Sunday, January 29, 2006

Sunday Round Up

Sunday Round Up

Looking back, my decision to write today instead of yesterday was a bad one, at least in terms of output. Sure, I caught up on some work around the house and spent a good amount of time enjoying the warm weather, which is really starting to test my nerves (and make me worry that my Weatherman Accountability feature is going to flop, if hasn’t already). But today is suddenly full of “real” stuff for me to do—blogging, apparently, doesn’t count.

Anyway, all I’ve got time for today is a News Round Up. If you haven’t already read my long-winded post on Doughoregan, it is sure to keep occupied until I get more time to write.

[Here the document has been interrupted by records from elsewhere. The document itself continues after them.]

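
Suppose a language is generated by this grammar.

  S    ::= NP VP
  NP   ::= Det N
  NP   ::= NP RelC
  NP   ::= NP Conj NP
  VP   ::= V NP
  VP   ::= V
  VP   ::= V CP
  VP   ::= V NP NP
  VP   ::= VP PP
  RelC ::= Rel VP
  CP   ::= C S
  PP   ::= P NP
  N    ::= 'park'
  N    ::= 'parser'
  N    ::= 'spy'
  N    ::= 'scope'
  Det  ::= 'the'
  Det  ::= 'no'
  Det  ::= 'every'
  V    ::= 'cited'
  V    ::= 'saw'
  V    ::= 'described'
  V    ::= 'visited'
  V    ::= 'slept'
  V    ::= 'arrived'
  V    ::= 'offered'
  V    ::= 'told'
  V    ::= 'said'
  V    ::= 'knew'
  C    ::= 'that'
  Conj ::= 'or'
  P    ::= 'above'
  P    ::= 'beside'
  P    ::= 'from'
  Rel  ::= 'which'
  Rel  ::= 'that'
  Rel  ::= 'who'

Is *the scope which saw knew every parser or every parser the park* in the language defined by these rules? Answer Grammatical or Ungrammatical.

[S [NP [NP [Det the] [N scope]] [RelC [Rel which] [VP [V saw]]]] [VP [V knew] [NP [NP [Det every] [N parser]] [Conj or] [NP [Det every] [N parser]]] [NP [Det the] [N park]]]]
Every word is introduced by a lexical rule and the phrasal rules combine the resulting categories into a single S.

Grammatical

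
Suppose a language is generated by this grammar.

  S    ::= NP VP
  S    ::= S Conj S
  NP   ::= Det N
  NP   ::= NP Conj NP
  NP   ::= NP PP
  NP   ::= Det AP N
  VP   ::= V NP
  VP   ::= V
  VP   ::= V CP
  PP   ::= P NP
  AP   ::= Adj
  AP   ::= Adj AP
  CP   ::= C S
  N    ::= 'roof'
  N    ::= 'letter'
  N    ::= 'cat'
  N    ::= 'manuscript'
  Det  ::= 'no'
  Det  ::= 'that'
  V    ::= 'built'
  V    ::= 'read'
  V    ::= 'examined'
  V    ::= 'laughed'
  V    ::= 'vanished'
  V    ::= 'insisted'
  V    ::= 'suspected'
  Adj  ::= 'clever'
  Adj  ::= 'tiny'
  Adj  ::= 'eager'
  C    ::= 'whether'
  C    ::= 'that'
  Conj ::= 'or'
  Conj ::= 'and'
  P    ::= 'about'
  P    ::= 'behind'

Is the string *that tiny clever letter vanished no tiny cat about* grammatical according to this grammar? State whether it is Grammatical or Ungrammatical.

For S → NP VP, the only prefix that parses as NP is 'that tiny clever letter', but the remainder 'vanished no tiny cat about' is not a VP under these rules. The alternative S rule S → S Conj S likewise has no satisfying split.

Ungrammatical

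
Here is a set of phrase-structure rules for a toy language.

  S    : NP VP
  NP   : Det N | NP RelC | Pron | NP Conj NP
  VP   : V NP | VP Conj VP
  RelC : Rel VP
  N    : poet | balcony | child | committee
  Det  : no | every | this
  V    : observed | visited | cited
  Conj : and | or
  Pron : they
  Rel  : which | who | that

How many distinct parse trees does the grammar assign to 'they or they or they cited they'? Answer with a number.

2

The two bracketings:
[S [NP [NP [Pron they]] [Conj or] [NP [NP [Pron they]] [Conj or] [NP [Pron they]]]] [VP [V cited] [NP [Pron they]]]]
[S [NP [NP [NP [Pron they]] [Conj or] [NP [Pron they]]] [Conj or] [NP [Pron they]]] [VP [V cited] [NP [Pron they]]]]
The trees differ in how a recursive rule is bracketed over the same span.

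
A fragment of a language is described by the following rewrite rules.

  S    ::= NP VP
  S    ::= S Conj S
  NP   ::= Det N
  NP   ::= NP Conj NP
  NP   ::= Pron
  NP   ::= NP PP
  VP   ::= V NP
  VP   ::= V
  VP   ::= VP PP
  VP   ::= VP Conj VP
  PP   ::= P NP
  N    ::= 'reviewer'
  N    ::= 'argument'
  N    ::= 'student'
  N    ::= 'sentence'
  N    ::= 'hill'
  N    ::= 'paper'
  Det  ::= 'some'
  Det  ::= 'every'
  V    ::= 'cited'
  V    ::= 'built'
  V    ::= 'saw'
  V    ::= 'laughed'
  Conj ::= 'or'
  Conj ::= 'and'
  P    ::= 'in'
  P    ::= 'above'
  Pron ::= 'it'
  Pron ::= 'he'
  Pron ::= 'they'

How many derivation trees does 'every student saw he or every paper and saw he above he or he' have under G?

Two of the 4 distinct bracketings:
[S [NP [Det every] [N student]] [VP [VP [VP [V saw] [NP [NP [Pron he]] [Conj or] [NP [Det every] [N paper]]]] [Conj and] [VP [V saw] [NP [Pron he]]]] [PP [P above] [NP [NP [Pron he]] [Conj or] [NP [Pron he]]]]]]
[S [NP [Det every] [N student]] [VP [VP [V saw] [NP [NP [Pron he]] [Conj or] [NP [Det every] [N paper]]]] [Conj and] [VP [V saw] [NP [NP [NP [Pron he]] [PP [P above] [NP [Pron he]]]] [Conj or] [NP [Pron he]]]]]]
The difference turns on whether NP → NP PP is used at the relevant span, versus an alternative expansion of NP.

4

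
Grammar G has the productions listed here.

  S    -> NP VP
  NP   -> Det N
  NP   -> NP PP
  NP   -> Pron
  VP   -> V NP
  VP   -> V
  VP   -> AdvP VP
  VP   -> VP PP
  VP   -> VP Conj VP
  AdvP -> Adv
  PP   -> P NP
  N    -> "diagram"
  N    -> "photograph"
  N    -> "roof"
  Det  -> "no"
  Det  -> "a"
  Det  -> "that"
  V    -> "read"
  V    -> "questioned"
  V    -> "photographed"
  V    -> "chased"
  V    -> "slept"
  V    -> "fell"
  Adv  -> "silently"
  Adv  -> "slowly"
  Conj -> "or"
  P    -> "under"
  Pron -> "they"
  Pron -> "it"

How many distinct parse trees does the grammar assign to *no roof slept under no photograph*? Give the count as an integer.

1

[S [NP [Det no] [N roof]] [VP [VP [V slept]] [PP [P under] [NP [Det no] [N photograph]]]]]
No rule offers an alternative attachment or grouping for any span, so this is the only derivation.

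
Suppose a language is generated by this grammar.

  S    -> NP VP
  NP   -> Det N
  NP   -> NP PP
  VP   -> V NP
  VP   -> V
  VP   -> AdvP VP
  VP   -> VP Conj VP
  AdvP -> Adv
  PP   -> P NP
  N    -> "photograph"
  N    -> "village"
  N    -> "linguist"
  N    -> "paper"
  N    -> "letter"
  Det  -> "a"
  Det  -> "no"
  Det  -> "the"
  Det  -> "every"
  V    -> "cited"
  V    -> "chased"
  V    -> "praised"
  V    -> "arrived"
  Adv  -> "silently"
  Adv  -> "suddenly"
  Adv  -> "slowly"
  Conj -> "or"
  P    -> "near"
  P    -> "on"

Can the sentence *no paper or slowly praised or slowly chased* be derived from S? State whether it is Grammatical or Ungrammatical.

Ungrammatical

For S → NP VP, the only prefix that parses as NP is 'no paper', but the remainder 'or slowly praised or slowly chased' is not a VP under these rules.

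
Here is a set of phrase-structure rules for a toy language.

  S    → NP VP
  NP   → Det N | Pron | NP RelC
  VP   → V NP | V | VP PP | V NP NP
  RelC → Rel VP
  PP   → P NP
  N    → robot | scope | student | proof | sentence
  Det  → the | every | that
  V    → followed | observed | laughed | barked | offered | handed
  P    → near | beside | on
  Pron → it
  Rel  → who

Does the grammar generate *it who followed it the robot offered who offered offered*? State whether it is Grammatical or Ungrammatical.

For S → NP VP, every NP-prefix leaves a non-VP remainder: after 'it' the remainder is not a VP; after 'it who followed' the remainder is not a VP; after 'it who followed it' the remainder is not a VP (and 1 more).

Ungrammatical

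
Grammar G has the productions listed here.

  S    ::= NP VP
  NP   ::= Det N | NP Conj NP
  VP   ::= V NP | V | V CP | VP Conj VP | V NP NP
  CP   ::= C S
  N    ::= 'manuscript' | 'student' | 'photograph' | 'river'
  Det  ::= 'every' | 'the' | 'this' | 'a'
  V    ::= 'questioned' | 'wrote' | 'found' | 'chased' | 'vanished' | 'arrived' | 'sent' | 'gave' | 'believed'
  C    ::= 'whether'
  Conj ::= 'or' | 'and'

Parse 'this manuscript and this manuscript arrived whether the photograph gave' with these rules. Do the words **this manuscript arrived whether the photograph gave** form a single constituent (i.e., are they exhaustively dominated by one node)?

[S [NP [NP [Det this] [N manuscript]] [Conj and] [NP [Det this] [N manuscript]]] [VP [V arrived] [CP [C whether] [S [NP [Det the] [N photograph]] [VP [V gave]]]]]]
The smallest constituent containing 'this manuscript arrived whether the photograph gave' is the S spanning 'this manuscript and this manuscript arrived whether the photograph gave'; no single node in the tree dominates exactly the given words.

No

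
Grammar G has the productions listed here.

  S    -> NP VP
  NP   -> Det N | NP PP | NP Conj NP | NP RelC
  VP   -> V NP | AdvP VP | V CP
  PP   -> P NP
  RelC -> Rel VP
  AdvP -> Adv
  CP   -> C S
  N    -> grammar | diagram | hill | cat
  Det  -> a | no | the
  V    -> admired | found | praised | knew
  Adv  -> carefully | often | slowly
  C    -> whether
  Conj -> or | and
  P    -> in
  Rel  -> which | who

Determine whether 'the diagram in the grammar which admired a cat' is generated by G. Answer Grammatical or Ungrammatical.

For S → NP VP, every NP-prefix leaves a non-VP remainder: after 'the diagram' the remainder is not a VP; after 'the diagram in the grammar' the remainder is not a VP.

Ungrammatical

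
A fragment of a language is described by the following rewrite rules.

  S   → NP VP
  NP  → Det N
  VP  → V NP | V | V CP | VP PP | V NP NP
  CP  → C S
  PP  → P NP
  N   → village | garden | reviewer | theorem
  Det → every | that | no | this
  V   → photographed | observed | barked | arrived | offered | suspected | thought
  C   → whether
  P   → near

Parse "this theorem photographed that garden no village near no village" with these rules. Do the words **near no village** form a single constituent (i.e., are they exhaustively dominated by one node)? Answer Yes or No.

[S [NP [Det this] [N theorem]] [VP [VP [V photographed] [NP [Det that] [N garden]] [NP [Det no] [N village]]] [PP [P near] [NP [Det no] [N village]]]]]
The words 'near no village' are exhaustively dominated by a single PP node (built by PP → P NP), so they form a constituent.

Yes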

Speaking of Doughoregan, here’s a good story about a meeting held Friday to discuss the future of the colonial estate, and I’ve got a couple thoughts on what happened. First, it’s unfortunate that the only mention of transferring development rights involved the county and/or state purchasing them from the Carrolls. Second, there seems to be growing discontent over the Carrolls’ insistence of keeping the land private, and it surfaced in some pointed remarks. While the feelings are understandable—indeed, the Carrolls appear to be asking a lot and willing to sacrifice little—antagonizing won’t help find a solution. As Preservation Howard County president Mary Catherine Cochran said, "I want to see the Carrolls rewarded for 300 years of stewardship,” which is more than we can say for many other rural landowners.

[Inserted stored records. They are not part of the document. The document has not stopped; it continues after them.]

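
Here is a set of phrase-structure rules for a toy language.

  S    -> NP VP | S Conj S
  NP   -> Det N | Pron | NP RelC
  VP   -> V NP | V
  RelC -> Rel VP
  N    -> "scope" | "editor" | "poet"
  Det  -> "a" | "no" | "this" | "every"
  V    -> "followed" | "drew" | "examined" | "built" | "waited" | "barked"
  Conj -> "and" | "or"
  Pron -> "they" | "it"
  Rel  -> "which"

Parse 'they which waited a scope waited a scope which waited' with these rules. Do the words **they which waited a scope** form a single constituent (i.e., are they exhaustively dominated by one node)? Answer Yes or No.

[S [NP [NP [Pron they]] [RelC [Rel which] [VP [V waited] [NP [Det a] [N scope]]]]] [VP [V waited] [NP [NP [Det a] [N scope]] [RelC [Rel which] [VP [V waited]]]]]]
The words 'they which waited a scope' are exhaustively dominated by a single NP node (built by NP → NP RelC), so they form a constituent.

Yes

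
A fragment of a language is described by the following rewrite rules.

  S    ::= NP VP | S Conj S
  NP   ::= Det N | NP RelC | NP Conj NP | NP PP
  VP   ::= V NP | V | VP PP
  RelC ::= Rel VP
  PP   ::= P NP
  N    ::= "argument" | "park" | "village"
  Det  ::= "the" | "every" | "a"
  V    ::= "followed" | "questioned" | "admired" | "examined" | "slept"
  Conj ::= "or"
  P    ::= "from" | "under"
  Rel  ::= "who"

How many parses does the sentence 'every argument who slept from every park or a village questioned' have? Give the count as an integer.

Two of the 4 distinct bracketings:
[S [NP [NP [Det every] [N argument]] [RelC [Rel who] [VP [VP [V slept]] [PP [P from] [NP [NP [Det every] [N park]] [Conj or] [NP [Det a] [N village]]]]]]] [VP [V questioned]]]
[S [NP [NP [NP [Det every] [N argument]] [RelC [Rel who] [VP [VP [V slept]] [PP [P from] [NP [Det every] [N park]]]]]] [Conj or] [NP [Det a] [N village]]] [VP [V questioned]]]
The trees differ in how a recursive rule is bracketed over the same span.

4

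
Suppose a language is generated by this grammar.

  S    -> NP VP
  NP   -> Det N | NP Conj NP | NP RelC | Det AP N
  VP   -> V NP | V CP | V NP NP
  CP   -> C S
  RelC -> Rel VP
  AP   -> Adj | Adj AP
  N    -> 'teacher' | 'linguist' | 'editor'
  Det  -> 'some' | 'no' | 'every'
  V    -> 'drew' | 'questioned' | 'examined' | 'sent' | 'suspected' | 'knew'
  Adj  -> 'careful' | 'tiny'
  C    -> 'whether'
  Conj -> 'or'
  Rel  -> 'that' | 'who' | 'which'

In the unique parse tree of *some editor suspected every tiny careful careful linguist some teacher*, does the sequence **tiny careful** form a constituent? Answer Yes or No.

No

[S [NP [Det some] [N editor]] [VP [V suspected] [NP [Det every] [AP [Adj tiny] [AP [Adj careful] [AP [Adj careful]]]] [N linguist]] [NP [Det some] [N teacher]]]]
The smallest constituent containing 'tiny careful' is the AP spanning 'tiny careful careful'; no single node in the tree dominates exactly the given words.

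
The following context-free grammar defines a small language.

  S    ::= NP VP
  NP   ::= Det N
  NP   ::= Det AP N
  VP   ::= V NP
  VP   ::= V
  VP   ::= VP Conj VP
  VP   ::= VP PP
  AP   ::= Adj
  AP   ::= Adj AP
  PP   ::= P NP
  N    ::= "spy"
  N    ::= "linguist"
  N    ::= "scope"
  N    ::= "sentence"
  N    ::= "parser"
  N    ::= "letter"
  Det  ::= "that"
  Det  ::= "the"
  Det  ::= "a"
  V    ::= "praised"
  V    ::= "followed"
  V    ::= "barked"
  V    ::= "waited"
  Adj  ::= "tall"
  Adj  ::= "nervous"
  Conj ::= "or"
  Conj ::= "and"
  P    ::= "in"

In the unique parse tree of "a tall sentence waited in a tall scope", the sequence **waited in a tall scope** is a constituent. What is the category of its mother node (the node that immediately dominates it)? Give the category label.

S

S
  NP
    Det: a
    AP
      Adj: tall
    N: sentence
  VP
    VP
      V: waited
    PP
      P: in
      NP
        Det: a
        AP
          Adj: tall
        N: scope
The span 'waited in a tall scope' is the VP node built by VP → VP PP.
Its mother is the S built by S → NP VP.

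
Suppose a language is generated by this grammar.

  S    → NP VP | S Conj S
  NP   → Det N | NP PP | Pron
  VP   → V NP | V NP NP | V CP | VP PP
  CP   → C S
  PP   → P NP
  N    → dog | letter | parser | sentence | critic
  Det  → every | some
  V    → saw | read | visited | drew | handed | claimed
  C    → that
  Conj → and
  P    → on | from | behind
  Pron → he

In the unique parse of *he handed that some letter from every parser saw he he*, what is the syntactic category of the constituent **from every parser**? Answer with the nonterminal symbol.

PP

[S [NP [Pron he]] [VP [V handed] [CP [C that] [S [NP [NP [Det some] [N letter]] [PP [P from] [NP [Det every] [N parser]]]] [VP [V saw] [NP [Pron he]] [NP [Pron he]]]]]]]
The span 'from every parser' is the PP node built by PP → P NP.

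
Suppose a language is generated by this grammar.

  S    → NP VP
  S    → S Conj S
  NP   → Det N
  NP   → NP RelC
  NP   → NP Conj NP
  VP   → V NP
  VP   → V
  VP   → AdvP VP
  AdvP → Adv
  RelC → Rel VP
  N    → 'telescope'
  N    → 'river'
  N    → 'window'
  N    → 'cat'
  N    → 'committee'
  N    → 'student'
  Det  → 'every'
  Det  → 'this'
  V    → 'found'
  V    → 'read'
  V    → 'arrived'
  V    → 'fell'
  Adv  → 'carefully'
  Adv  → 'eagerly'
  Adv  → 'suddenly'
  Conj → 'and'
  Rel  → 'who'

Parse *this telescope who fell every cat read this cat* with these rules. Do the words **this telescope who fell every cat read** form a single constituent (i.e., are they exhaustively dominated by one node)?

[S [NP [NP [Det this] [N telescope]] [RelC [Rel who] [VP [V fell] [NP [Det every] [N cat]]]]] [VP [V read] [NP [Det this] [N cat]]]]
The smallest constituent containing 'this telescope who fell every cat read' is the S spanning 'this telescope who fell every cat read this cat'; no single node in the tree dominates exactly the given words.

No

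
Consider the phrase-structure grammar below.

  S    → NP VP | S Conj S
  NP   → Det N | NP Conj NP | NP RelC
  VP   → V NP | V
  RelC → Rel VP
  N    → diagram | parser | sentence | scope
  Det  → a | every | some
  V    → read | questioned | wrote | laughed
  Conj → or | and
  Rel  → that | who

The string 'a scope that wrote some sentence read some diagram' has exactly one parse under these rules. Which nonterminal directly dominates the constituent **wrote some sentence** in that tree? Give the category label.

RelC

[S [NP [NP [Det a] [N scope]] [RelC [Rel that] [VP [V wrote] [NP [Det some] [N sentence]]]]] [VP [V read] [NP [Det some] [N diagram]]]]
The span 'wrote some sentence' is the VP node built by VP → V NP.
Its mother is the RelC built by RelC → Rel VP.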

Here’s a run down of who’s got what—“who” being politicians, and “what” being money. Of course, if you read Howard County Blog #1 (which you should), you would have known this already. He is consistently ahead of the local papers in breaking down political contributions.

Speaking of Howard County Blog #1, he’s got the skinny on another candidate for county executive. A recently retired state official, Tom Snyder, of Ellicott City, plans to run as an independent. Interesting.

The Columbia Association Board of Directors has endorsed the proposal to have 20 percent of new housing in Town Center set aside for moderate and middle income families; the proposal divides evenly the affordable housing among the two groups. If you’ve read this blog long enough, you probably know that I think relying strictly on such percentage-based set asides is not the long-term solution to affordable housing. But that doesn’t mean I wouldn’t like to see 20 percent of downtown housing dedicated to lower income households; I just don’t know how much good it will really do. What I really find interesting about the story is the fact that the measure was approved 5 to 4 with two abstaining, and all we’re told is how two of the board members voted. We need more details! (If you know them, please let me know. I’d also like to know why some voted against something that seems relatively inconsequential but still good image-wise).